A baffling record. How do you have someone this good as your lead guitarist and then release the faceless, mid records Old Dominion has put out for a decade? This smart, tuneful take on modern country with a heavy singer-songwriter bent puts his day job to shame.

 

Kyle Daniel

Kentucky Gold

Of the many gravel-throated country-blues dudes to emerge in Chris Stapleton’s considerable wake, Daniel’s perhaps the first who truly merits the comparison in form, content, talent. His long-time-coming debut offers greater sonic variety than Stapleton’s albums, too.

 

Beachwood Sparks

Across the River of Stars

A welcome return from an outfit I’ve always appreciated: I’ll forgive a derivative aesthetic as long as it comes from a place of affection and as long as the songs are well-constructed.
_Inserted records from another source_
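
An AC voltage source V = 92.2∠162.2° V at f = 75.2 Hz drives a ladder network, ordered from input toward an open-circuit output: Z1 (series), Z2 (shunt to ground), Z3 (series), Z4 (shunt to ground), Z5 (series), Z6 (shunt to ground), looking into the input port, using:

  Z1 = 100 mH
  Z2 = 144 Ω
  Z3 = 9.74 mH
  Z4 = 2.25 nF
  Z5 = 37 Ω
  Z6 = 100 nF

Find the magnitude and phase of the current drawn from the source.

Step 1 — Angular frequency: ω = 2π·f = 2π·75.2 = 472.5 rad/s.
Step 2 — Component impedances:
  Z1: Z = jωL = j·472.5·0.1 = 0 + j47.25 Ω
  Z2: Z = R = 144 Ω
  Z3: Z = jωL = j·472.5·0.00974 = 0 + j4.602 Ω
  Z4: Z = 1/(jωC) = -j/(ω·C) = 0 - j9.406e+05 Ω
  Z5: Z = R = 37 Ω
  Z6: Z = 1/(jωC) = -j/(ω·C) = 0 - j2.116e+04 Ω
Step 3 — Ladder network (open output): work backward from the far end, alternating series and parallel combinations. Z_in = 144 + j46.25 Ω = 151.2∠17.8° Ω.
Step 4 — Source phasor: V = 92.2∠162.2° V = -87.79 + j28.19 V.
Step 5 — Ohm's law: I = V / Z_total = (-87.79 + j28.19) / (144 + j46.25) = -0.4957 + j0.3549 A.
Step 6 — Convert to polar: |I| = 0.6096 A, ∠I = 144.4°.

I = 0.6096∠144.4° A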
As ever, they hit both of those marks with their cosmic country vibes.

 

Charley Crockett

$10 Cowboy Chapter II: Visions of Dallas

Fair to say at this point that he’s incapable of cutting even a middling record, let alone a bad one. Equally fair to question when he’s going to record a truly great one. This one ain’t it, but, song-for-song, it’s slightly stronger than its Chapter 1.

 

Avery Anna

Breakup Over Breakfast

Country-pop parts are mid or inexplicable (“vanilla” demands 1000 words to parse its mess of a message). But the emo-pop parts are absolutely glorious stuff that sound like Maren Morris updating the best Ashlee Simpson, Jimmy Eat World hits. More of that, please.

5 Comments

  1. Charley has got to be the king of 4 star/5 records for me. I love his music but like you pointed out I’ve never been able to say which one is easily his best or say one is “great”. I always preorder because he just makes good music. Personally I love it when he goes away from Country and leans into blues and his band is fantastic.

    • Yep. That’s very much where I am with him: Never disappointed in the slightest, but also never bowled over. And I believe he has the capacity for that, but he’s just not ever thrown down what I’d consider an obvious “career record.” But he’s as consistently very, very good as anyone in the game.

  2. …finally found the time to listen to brad tursi’s album “parallel love” – quite the opposite of a concept album, yet a most enjoyable one. parallel universe would have been an apt title too, especially in reference to his life with old dominion.